Field	What the code does
status.observedGeneration	Last generation processed by the DevSession controller.
status.phase	Pending, Ready, Failed, or Deleting.
status.deploymentName	Name of the operator-managed dev deployment, usually <session>-dev.
status.pvcName	Name of the operator-managed workspace PVC, usually <session>-workspace.
status.serviceName	Sandbox service that now points at the dev deployment while the session is active.
status.containerName	Effective container selected for the workspace mount.

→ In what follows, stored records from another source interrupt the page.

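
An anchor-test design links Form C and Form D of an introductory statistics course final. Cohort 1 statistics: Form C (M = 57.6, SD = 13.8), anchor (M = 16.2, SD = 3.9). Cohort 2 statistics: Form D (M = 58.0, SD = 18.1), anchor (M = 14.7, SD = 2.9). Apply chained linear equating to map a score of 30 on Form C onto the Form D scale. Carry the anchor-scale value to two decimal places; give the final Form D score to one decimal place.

18.7

Form C → anchor (Cohort 1): v = (3.9/13.8)(30 − 57.6) + 16.2 = 8.40
anchor → Form D (Cohort 2): y = (18.1/2.9)(8.40 − 14.7) + 58.0 = 18.7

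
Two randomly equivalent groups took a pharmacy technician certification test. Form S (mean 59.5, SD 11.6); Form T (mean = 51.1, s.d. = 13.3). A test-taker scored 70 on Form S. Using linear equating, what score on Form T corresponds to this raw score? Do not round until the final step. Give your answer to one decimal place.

Linear equating: y = (SD_Y/SD_X)(x − M_X) + M_Y
y = (13.3/11.6)(70 − 59.5) + 51.1
y = 1.146552 × 10.5 + 51.1 = 12.0388 + 51.1 = 63.1

63.1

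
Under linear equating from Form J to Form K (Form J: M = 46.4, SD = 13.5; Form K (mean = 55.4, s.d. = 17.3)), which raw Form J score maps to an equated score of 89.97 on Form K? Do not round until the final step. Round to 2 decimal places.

Invert y = (SD_Y/SD_X)(x − M_X) + M_Y:
x = (SD_X/SD_Y)(y − M_Y) + M_X = (13.5/17.3)(89.97 − 55.4) + 46.4
x = 0.780347 × 34.570 + 46.4 = 73.38

73.38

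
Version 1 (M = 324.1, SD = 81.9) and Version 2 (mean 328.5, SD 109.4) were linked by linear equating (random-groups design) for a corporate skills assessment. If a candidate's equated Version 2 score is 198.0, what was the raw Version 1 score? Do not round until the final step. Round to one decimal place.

226.4

Invert y = (SD_Y/SD_X)(x − M_X) + M_Y:
x = (SD_X/SD_Y)(y − M_Y) + M_X = (81.9/109.4)(198.0 − 328.5) + 324.1
x = 0.748629 × -130.500 + 324.1 = 226.4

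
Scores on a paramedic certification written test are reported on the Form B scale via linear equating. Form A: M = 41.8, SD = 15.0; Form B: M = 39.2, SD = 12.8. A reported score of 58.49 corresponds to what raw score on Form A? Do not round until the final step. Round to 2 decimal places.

64.41

Invert y = (SD_Y/SD_X)(x − M_X) + M_Y:
x = (SD_X/SD_Y)(y − M_Y) + M_X = (15.0/12.8)(58.49 − 39.2) + 41.8
x = 1.171875 × 19.290 + 41.8 = 64.41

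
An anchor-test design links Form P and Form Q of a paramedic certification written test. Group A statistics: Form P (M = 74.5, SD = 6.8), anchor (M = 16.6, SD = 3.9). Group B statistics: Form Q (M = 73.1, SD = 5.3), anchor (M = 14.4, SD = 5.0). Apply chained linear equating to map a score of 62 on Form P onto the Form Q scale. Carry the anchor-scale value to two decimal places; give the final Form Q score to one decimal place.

Form P → anchor (Group A): v = (3.9/6.8)(62 − 74.5) + 16.6 = 9.43
anchor → Form Q (Group B): y = (5.3/5.0)(9.43 − 14.4) + 73.1 = 67.8

67.8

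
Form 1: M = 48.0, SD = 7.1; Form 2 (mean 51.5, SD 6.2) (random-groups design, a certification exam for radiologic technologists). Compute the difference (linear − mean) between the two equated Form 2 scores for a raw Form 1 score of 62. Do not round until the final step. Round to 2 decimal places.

Mean-equated: 62 + (51.5 − 48.0) = 65.50
Linear-equated: (6.2/7.1)(62 − 48.0) + 51.5 = 63.725
Difference = 63.725 − 65.50 = -1.77

-1.77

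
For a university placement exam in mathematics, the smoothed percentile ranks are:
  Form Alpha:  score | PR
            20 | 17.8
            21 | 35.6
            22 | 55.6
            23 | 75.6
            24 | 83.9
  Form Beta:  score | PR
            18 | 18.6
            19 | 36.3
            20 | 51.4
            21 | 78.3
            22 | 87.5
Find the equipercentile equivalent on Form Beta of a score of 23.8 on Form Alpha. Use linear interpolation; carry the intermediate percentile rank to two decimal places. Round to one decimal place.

21.4

PR of 23.8 on Form Alpha: 75.6 + (23.8 − 23)/(24 − 23) × (83.9 − 75.6) = 82.24
On Form Beta, PR 82.24 falls between score 21 (PR 78.3) and 22 (PR 87.5).
Interpolate: 21 + (82.24 − 78.3)/(87.5 − 78.3) × (22 − 21) = 21.4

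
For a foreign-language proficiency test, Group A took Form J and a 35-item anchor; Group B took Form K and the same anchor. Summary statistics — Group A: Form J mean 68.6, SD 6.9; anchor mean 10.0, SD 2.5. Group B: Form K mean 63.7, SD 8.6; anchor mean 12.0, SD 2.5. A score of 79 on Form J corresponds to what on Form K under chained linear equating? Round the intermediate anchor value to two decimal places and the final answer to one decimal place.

Form J → anchor (Group A): v = (2.5/6.9)(79 − 68.6) + 10.0 = 13.77
anchor → Form K (Group B): y = (8.6/2.5)(13.77 − 12.0) + 63.7 = 69.8

69.8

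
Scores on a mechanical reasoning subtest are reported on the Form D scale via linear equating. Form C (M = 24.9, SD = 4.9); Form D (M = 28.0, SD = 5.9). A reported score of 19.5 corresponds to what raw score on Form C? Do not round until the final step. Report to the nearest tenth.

Invert y = (SD_Y/SD_X)(x − M_X) + M_Y:
x = (SD_X/SD_Y)(y − M_Y) + M_X = (4.9/5.9)(19.5 − 28.0) + 24.9
x = 0.830508 × -8.500 + 24.9 = 17.8

17.8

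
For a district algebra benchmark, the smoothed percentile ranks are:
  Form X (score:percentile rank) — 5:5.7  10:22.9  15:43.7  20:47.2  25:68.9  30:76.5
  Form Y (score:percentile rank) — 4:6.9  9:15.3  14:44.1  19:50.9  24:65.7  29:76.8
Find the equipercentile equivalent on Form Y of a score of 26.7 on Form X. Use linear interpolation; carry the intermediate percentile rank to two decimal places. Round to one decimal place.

PR of 26.7 on Form X: 68.9 + (26.7 − 25)/(30 − 25) × (76.5 − 68.9) = 71.48
On Form Y, PR 71.48 falls between score 24 (PR 65.7) and 29 (PR 76.8).
Interpolate: 24 + (71.48 − 65.7)/(76.8 − 65.7) × (29 − 24) = 26.6

26.6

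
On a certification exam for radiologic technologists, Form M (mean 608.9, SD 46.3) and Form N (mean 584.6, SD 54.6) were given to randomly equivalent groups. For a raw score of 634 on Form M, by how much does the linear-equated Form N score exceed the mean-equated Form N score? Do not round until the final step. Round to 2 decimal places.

Mean-equated: 634 + (584.6 − 608.9) = 609.70
Linear-equated: (54.6/46.3)(634 − 608.9) + 584.6 = 614.200
Difference = 614.200 − 609.70 = 4.50

4.50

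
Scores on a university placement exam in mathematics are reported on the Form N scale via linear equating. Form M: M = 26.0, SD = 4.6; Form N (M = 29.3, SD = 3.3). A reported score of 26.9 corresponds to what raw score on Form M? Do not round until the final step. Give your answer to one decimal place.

22.7

Invert y = (SD_Y/SD_X)(x − M_X) + M_Y:
x = (SD_X/SD_Y)(y − M_Y) + M_X = (4.6/3.3)(26.9 − 29.3) + 26.0
x = 1.393939 × -2.400 + 26.0 = 22.7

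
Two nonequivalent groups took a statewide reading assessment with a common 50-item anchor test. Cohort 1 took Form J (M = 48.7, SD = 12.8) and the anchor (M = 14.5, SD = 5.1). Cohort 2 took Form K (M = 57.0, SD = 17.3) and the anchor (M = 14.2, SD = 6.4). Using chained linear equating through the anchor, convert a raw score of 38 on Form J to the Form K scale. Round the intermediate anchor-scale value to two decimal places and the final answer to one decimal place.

46.3

Form J → anchor (Cohort 1): v = (5.1/12.8)(38 − 48.7) + 14.5 = 10.24
anchor → Form K (Cohort 2): y = (17.3/6.4)(10.24 − 14.2) + 57.0 = 46.3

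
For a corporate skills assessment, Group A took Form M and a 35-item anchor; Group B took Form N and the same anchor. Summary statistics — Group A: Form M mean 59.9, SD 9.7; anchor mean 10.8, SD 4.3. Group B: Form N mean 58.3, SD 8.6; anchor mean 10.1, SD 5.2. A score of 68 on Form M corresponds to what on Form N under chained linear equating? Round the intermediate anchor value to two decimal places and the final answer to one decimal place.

Form M → anchor (Group A): v = (4.3/9.7)(68 − 59.9) + 10.8 = 14.39
anchor → Form N (Group B): y = (8.6/5.2)(14.39 − 10.1) + 58.3 = 65.4

65.4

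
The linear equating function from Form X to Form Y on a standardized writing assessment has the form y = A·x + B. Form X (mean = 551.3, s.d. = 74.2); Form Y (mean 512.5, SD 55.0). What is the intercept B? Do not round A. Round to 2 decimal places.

A = SD_Y / SD_X = 55.0 / 74.2 = 0.741240
B = M_Y − A·M_X = 512.5 − 0.741240 × 551.3 = 103.85

103.85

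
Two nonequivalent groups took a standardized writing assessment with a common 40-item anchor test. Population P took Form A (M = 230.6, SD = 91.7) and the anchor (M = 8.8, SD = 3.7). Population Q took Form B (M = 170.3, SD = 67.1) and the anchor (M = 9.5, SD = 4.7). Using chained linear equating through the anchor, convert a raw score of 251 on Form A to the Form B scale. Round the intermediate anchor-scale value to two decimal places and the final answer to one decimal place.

Form A → anchor (Population P): v = (3.7/91.7)(251 − 230.6) + 8.8 = 9.62
anchor → Form B (Population Q): y = (67.1/4.7)(9.62 − 9.5) + 170.3 = 172.0

172.0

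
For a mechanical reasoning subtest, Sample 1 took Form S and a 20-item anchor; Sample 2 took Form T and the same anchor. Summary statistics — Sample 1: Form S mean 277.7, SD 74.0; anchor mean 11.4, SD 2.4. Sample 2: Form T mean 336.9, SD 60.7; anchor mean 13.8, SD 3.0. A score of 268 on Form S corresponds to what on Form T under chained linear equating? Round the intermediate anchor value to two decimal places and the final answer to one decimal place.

Form S → anchor (Sample 1): v = (2.4/74.0)(268 − 277.7) + 11.4 = 11.09
anchor → Form T (Sample 2): y = (60.7/3.0)(11.09 − 13.8) + 336.9 = 282.1

282.1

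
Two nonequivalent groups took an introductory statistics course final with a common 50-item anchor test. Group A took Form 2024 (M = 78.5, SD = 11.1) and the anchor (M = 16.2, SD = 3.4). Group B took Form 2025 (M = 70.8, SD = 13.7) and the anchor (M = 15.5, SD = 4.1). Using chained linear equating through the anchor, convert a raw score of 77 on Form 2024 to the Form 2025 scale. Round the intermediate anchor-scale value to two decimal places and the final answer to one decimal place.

71.6

Form 2024 → anchor (Group A): v = (3.4/11.1)(77 − 78.5) + 16.2 = 15.74
anchor → Form 2025 (Group B): y = (13.7/4.1)(15.74 − 15.5) + 70.8 = 71.6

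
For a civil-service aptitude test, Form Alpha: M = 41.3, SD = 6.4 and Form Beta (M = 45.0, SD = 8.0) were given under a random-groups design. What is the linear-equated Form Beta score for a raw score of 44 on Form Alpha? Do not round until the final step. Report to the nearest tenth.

Linear equating: y = (SD_Y/SD_X)(x − M_X) + M_Y
y = (8.0/6.4)(44 − 41.3) + 45.0
y = 1.250000 × 2.7 + 45.0 = 3.3750 + 45.0 = 48.4

48.4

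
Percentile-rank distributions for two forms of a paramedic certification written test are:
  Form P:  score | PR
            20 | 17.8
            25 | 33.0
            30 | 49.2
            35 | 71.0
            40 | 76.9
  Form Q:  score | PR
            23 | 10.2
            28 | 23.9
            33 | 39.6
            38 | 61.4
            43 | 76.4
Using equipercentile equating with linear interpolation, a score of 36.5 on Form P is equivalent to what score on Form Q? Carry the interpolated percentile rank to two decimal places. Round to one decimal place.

41.8

PR of 36.5 on Form P: 71.0 + (36.5 − 35)/(40 − 35) × (76.9 − 71.0) = 72.77
On Form Q, PR 72.77 falls between score 38 (PR 61.4) and 43 (PR 76.4).
Interpolate: 38 + (72.77 − 61.4)/(76.4 − 61.4) × (43 − 38) = 41.8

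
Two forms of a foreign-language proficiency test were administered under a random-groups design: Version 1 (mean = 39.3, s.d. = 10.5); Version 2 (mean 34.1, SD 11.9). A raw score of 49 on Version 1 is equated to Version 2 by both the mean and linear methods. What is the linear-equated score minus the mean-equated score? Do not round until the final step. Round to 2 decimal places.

1.29

Mean-equated: 49 + (34.1 − 39.3) = 43.80
Linear-equated: (11.9/10.5)(49 − 39.3) + 34.1 = 45.093
Difference = 45.093 − 43.80 = 1.29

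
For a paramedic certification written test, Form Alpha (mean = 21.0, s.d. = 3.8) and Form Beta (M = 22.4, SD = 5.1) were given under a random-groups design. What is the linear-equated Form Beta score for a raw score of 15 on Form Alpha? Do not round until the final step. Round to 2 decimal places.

14.35

Linear equating: y = (SD_Y/SD_X)(x − M_X) + M_Y
y = (5.1/3.8)(15 − 21.0) + 22.4
y = 1.342105 × -6.0 + 22.4 = -8.0526 + 22.4 = 14.35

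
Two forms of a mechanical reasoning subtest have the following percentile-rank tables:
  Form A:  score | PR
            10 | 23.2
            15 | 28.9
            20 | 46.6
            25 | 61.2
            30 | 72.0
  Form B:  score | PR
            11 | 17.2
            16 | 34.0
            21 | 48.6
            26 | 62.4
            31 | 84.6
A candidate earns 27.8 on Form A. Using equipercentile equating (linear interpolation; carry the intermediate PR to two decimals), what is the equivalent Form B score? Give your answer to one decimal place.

PR of 27.8 on Form A: 61.2 + (27.8 − 25)/(30 − 25) × (72.0 − 61.2) = 67.25
On Form B, PR 67.25 falls between score 26 (PR 62.4) and 31 (PR 84.6).
Interpolate: 26 + (67.25 − 62.4)/(84.6 − 62.4) × (31 − 26) = 27.1

27.1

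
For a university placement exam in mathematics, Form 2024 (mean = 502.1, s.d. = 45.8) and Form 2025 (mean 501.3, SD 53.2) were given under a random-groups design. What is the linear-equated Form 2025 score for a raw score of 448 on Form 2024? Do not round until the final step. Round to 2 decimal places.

438.46

Linear equating: y = (SD_Y/SD_X)(x − M_X) + M_Y
y = (53.2/45.8)(448 − 502.1) + 501.3
y = 1.161572 × -54.1 + 501.3 = -62.8410 + 501.3 = 438.46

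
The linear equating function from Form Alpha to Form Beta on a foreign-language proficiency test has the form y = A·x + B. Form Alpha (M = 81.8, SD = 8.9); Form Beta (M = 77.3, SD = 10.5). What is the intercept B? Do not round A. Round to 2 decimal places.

A = SD_Y / SD_X = 10.5 / 8.9 = 1.179775
B = M_Y − A·M_X = 77.3 − 1.179775 × 81.8 = -19.21

-19.21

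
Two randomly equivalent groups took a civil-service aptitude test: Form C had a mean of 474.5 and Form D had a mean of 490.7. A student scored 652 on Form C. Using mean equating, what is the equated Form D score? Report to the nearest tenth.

668.2

Mean equating: y = x + (M_Y − M_X) = 652 + (490.7 − 474.5) = 668.2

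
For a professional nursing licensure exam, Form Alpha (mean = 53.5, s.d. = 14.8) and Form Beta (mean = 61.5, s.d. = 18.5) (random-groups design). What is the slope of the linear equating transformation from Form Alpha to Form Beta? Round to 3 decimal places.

1.250

A = SD_Y / SD_X = 18.5 / 14.8 = 1.250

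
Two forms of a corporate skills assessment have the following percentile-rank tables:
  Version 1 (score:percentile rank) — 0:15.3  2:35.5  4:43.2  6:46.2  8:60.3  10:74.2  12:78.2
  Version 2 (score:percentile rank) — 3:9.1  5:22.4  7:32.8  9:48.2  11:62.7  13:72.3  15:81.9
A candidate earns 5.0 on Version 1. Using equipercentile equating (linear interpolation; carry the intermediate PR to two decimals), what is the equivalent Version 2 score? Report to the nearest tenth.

8.5

PR of 5.0 on Version 1: 43.2 + (5.0 − 4)/(6 − 4) × (46.2 − 43.2) = 44.70
On Version 2, PR 44.70 falls between score 7 (PR 32.8) and 9 (PR 48.2).
Interpolate: 7 + (44.70 − 32.8)/(48.2 − 32.8) × (9 − 7) = 8.5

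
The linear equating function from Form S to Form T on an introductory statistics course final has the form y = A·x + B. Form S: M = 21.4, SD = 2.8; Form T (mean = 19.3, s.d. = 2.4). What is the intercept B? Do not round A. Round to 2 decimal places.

0.96

A = SD_Y / SD_X = 2.4 / 2.8 = 0.857143
B = M_Y − A·M_X = 19.3 − 0.857143 × 21.4 = 0.96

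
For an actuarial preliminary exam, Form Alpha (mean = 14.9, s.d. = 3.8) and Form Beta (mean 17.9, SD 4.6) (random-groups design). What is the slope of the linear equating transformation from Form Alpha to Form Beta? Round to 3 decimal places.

A = SD_Y / SD_X = 4.6 / 3.8 = 1.211

1.211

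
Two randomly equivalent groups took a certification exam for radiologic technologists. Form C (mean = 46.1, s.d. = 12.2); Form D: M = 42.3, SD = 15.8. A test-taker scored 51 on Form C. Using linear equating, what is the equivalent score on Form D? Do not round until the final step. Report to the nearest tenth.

Linear equating: y = (SD_Y/SD_X)(x − M_X) + M_Y
y = (15.8/12.2)(51 − 46.1) + 42.3
y = 1.295082 × 4.9 + 42.3 = 6.3459 + 42.3 = 48.6

48.6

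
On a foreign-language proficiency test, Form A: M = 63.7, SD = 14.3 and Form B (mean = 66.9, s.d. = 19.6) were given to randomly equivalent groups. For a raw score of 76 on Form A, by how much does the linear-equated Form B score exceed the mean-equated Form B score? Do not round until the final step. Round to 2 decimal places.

4.56

Mean-equated: 76 + (66.9 − 63.7) = 79.20
Linear-equated: (19.6/14.3)(76 − 63.7) + 66.9 = 83.759
Difference = 83.759 − 79.20 = 4.56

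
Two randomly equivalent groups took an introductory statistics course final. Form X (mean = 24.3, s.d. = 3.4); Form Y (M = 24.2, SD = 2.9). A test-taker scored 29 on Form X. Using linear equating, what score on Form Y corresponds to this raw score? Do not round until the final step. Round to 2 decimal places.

28.21

Linear equating: y = (SD_Y/SD_X)(x − M_X) + M_Y
y = (2.9/3.4)(29 − 24.3) + 24.2
y = 0.852941 × 4.7 + 24.2 = 4.0088 + 24.2 = 28.21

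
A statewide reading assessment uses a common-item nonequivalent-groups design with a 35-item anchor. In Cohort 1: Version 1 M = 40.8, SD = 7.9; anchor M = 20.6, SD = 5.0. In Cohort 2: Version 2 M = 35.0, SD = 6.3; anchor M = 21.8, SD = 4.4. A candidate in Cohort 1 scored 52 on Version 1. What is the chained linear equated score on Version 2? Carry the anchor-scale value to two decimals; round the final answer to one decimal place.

43.4

Version 1 → anchor (Cohort 1): v = (5.0/7.9)(52 − 40.8) + 20.6 = 27.69
anchor → Version 2 (Cohort 2): y = (6.3/4.4)(27.69 − 21.8) + 35.0 = 43.4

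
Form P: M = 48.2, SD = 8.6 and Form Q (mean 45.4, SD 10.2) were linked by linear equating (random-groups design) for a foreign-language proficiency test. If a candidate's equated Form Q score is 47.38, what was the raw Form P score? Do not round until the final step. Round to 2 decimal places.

Invert y = (SD_Y/SD_X)(x − M_X) + M_Y:
x = (SD_X/SD_Y)(y − M_Y) + M_X = (8.6/10.2)(47.38 − 45.4) + 48.2
x = 0.843137 × 1.980 + 48.2 = 49.87

49.87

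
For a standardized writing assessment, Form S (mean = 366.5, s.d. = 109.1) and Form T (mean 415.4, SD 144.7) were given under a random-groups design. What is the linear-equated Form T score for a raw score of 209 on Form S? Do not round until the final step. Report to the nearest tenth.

Linear equating: y = (SD_Y/SD_X)(x − M_X) + M_Y
y = (144.7/109.1)(209 − 366.5) + 415.4
y = 1.326306 × -157.5 + 415.4 = -208.8932 + 415.4 = 206.5

206.5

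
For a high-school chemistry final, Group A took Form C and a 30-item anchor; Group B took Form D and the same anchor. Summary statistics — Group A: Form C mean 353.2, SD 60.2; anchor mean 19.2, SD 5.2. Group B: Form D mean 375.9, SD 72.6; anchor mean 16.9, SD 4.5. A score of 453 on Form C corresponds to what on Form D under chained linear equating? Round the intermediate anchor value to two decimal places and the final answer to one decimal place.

Form C → anchor (Group A): v = (5.2/60.2)(453 − 353.2) + 19.2 = 27.82
anchor → Form D (Group B): y = (72.6/4.5)(27.82 − 16.9) + 375.9 = 552.1

552.1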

status.ports[]	Service ports exposed by the workload for CLI port-forwarding.
status.conditions[]	Uses Resolved and Ready. Ready=True means the dev deployment is serving traffic.

What To Author Directly

• Use Sandbox when you want the higher-level API and are happy with one-backend-per-interception routing.
• Use SandboxGroup directly when you want fixed frozen workload clones without the higher-level Sandbox API.
• Use SandboxRoute directly when you need routing features the Sandbox CRD does not expose, such as multiple weighted backends in a single rule.
• Use DevSession when you want a PVC-backed development pod for a specific sandbox workload and you need the sandbox service to shift over to that dev pod while you iterate locally.